Filed by Fortis SA NV

    This communication is filed pursuant to Rule 425 under the Securities Act of
  1933, as amended; and deemed filed pursuant to Rule 14d-2 under the Securities
                                               Exchange Act of 1934, as amended.

                                            Subject Company: ABN AMRO Holding NV

                                               Commission File Number: 001-14624

                                                            Date: April 27, 2007



On April 27, 2007, Fortis, Santander and Royal Bank of Scotland issued the
following press release:



27 April 2007 - Fortis, RBS and Santander Announcement

Fortis, RBS and Santander (collectively, the "Banks") announce that they have
notified the Supervisory and Managing Boards of ABN AMRO yesterday evening of
their intention to make a public offer ("the Offer") for 100% of the issued and
outstanding share capital of ABN AMRO on a fully diluted basis. This
notification has been occasioned by the terms of the contract ABN AMRO has
signed with Bank of America regarding LaSalle Bank.

Under Dutch regulations, the Banks are not permitted to provide details of the
price indicated in their notice today to ABN AMRO within the 7 days period
referred to in section 9d(2) of the Besluit toezicht effectenverkeer 1995 (the
"Decree"). Shareholders of ABN AMRO are invited to refer to the press release
issued by the Banks on 25 April.

The Banks continue to believe that their proposals offer materially higher value
for ABN AMRO's shareholders and benefits to customers and employees compared
with the recommended offer from Barclays. The Banks have invited the Supervisory
and Managing Boards of ABN AMRO to discuss the Banks' proposals further as soon
as possible.

This is an announcement in accordance with section 9b(2)(b) and section 9d(2) of
the Decree.



--------------------------------------------------------------------------------

Important Information

In connection with a potential transaction involving ABN AMRO, the Banks may be
required to file relevant documents with the SEC. Such documents, however, are
not currently available. INVESTORS ARE URGED TO READ ANY DOCUMENTS REGARDING THE
POTENTIAL TRANSACTION IF AND WHEN THEY BECOME AVAILABLE, BECAUSE THEY WILL
CONTAIN IMPORTANT INFORMATION. Investors will be able to obtain a free copy of
such documents without charge, at the SEC's website (http://www.sec.gov) once
such documents are filed with the SEC. Copies of such documents may also be
obtained from each Bank, without charge, once they are filed with the SEC.
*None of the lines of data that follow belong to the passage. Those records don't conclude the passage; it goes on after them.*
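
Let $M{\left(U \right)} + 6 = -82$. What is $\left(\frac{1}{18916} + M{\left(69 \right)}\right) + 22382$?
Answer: $\frac{421713305}{18916} \approx 22294.0$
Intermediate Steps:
$M{\left(U \right)} = -88$ ($M{\left(U \right)} = -6 - 82 = -88$)
$\left(\frac{1}{18916} + M{\left(69 \right)}\right) + 22382 = \left(\frac{1}{18916} - 88\right) + 22382 = - \frac{1664607}{18916} + 22382 = \frac{421713305}{18916}$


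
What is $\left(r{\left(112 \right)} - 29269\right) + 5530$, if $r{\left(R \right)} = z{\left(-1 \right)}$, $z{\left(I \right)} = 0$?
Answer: $-23739$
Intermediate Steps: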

This communication shall not constitute an offer to sell or the solicitation of
an offer to buy any securities, nor shall there be any sale of securities in any
jurisdiction in which such offer, solicitation or sale would be unlawful prior
to registration or qualification under the securities laws of any such
jurisdiction. No offering of securities shall be made in the United States
except pursuant to registration under the US Securities Act of 1933, as amended,
or an exemption therefrom.

Forward-Looking Statements

This announcement includes certain "forward-looking statements". These
statements are based on the current expectations of the Banks and are naturally
subject to uncertainty and changes in circumstances. Forward-looking statements
include, without limitation, statements typically containing words such as
"intends", "expects", "anticipates", "targets", "estimates" and words of similar
import. By their nature, forward-looking statements involve risk and uncertainty
because they relate to events and depend on circumstances that will occur in the
future. There are a number of factors that could cause actual results and
developments to differ materially from those expressed or implied by such
forward-looking statements. These factors include, but are not limited to, the
presence of a competitive offer for ABN AMRO, whether the Banks and ABN AMRO
enter into any definitive agreement with respect to the potential transaction,
satisfaction of any conditions to the potential transaction, including receipt
of required regulatory and anti-trust approvals, the anticipated benefits of the
potential transaction not being realized, the separation and integration of ABN
AMRO and its assets among the Banks being materially delayed or more costly or
difficult than expected, as well as additional factors, such as changes in
economic conditions, changes in the regulatory environment, fluctuations in
interest and exchange rates, the outcome of litigation and government actions.
Other unknown or unpredictable factors could cause actual results to differ
materially from those in the forward-looking statements. None of the Banks
undertake any obligation to update publicly or revise forward-looking
statements, whether as a result of new information, future events or otherwise,
except to the extent legally required.